Pengamat pendidikan dari Universitas Indonesia, Dr. Reni Wulandari, juga menilai bahwa keputusan ini penting sebagai bentuk perlindungan terhadap profesi guru di Indonesia. Ia menegaskan bahwa tenaga kerja asing memang bisa menjadi mitra strategis dalam meningkatkan kualitas pendidikan, tetapi tidak boleh menggusur posisi guru lokal.


“Fungsi TKA harus bersifat pengayaan, bukan pengganti. Jadi, wajar jika pemerintah menekankan tidak adanya kewajiban,” tutur Reni.


Menjaga Kedaulatan Pendidikan


Lebih jauh, kebijakan ini juga dipandang sebagai upaya menjaga kedaulatan pendidikan nasional. Arief menegaskan bahwa pendidikan adalah salah satu pilar kemandirian bangsa. Karena itu, pengaruh asing perlu disaring secara selektif agar tidak menggerus identitas dan nilai-nilai lokal.

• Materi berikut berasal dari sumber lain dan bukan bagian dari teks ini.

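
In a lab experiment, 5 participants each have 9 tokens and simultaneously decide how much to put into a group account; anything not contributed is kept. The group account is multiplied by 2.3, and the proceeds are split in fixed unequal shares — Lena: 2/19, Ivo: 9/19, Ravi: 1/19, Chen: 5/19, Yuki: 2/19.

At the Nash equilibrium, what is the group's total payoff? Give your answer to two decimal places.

Each unit j contributes comes back to j as 2.3 × (j's share), so j prefers to contribute only if that share exceeds 1/2.3 = 0.4348; otherwise keeping the unit dominates.
Only Ivo (9/19) clears that bar, contributing 9; the remaining 4 contribute 0. Total contributed: 9.
The group account pays out 2.3 × 9 = 20.70 in total (split across the unequal shares, but the aggregate is all that matters for the group sum).
The 4 free-riders keep 9 each, adding 36. Group total = 36 + 20.70 = 56.70.

56.70 tokens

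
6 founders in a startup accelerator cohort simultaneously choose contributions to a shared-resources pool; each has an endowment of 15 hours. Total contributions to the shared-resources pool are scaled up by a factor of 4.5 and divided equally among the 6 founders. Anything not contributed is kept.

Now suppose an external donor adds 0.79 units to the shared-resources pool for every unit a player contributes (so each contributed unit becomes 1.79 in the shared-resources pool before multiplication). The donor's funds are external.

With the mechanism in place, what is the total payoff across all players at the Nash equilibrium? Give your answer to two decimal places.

Under the mechanism each unit contributed yields 4.5 × 1.79 / 6 = 1.3425 back to its contributor per unit of net cost, which exceeds 1, making full contribution the dominant choice for everyone.
At the Nash equilibrium everyone contributes 15. Group total payoff = 4.5 × 1.79 × 90 = 724.95.

724.95 hours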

“Kita tidak anti asing. Tapi kita ingin pendidikan di Indonesia tetap mencerminkan nilai-nilai Pancasila, budaya Nusantara, dan kebutuhan masyarakat kita sendiri. Untuk itu, keterlibatan asing harus dalam kerangka mutual respect, bukan dominasi,” tegas Arief.


Kesimpulan: Kolaborasi, Bukan Kewajiban


Kebijakan untuk tidak mewajibkan penggunaan TKA dalam sektor pendidikan dasar dan menengah menjadi sinyal kuat dari pemerintah bahwa kolaborasi internasional harus dijalankan tanpa mengorbankan prinsip-prinsip HAM, keadilan sosial, dan kedaulatan nasional. Ke depan, harapannya adalah tercipta ekosistem pendidikan yang inklusif, terbuka, namun tetap berpijak pada kepentingan rakyat Indonesia.


Dengan pendekatan ini, pemerintah menunjukkan bahwa pembangunan pendidikan bukan semata-mata soal modernisasi, tetapi juga soal keberpihakan pada nilai, hak, dan martabat manusia.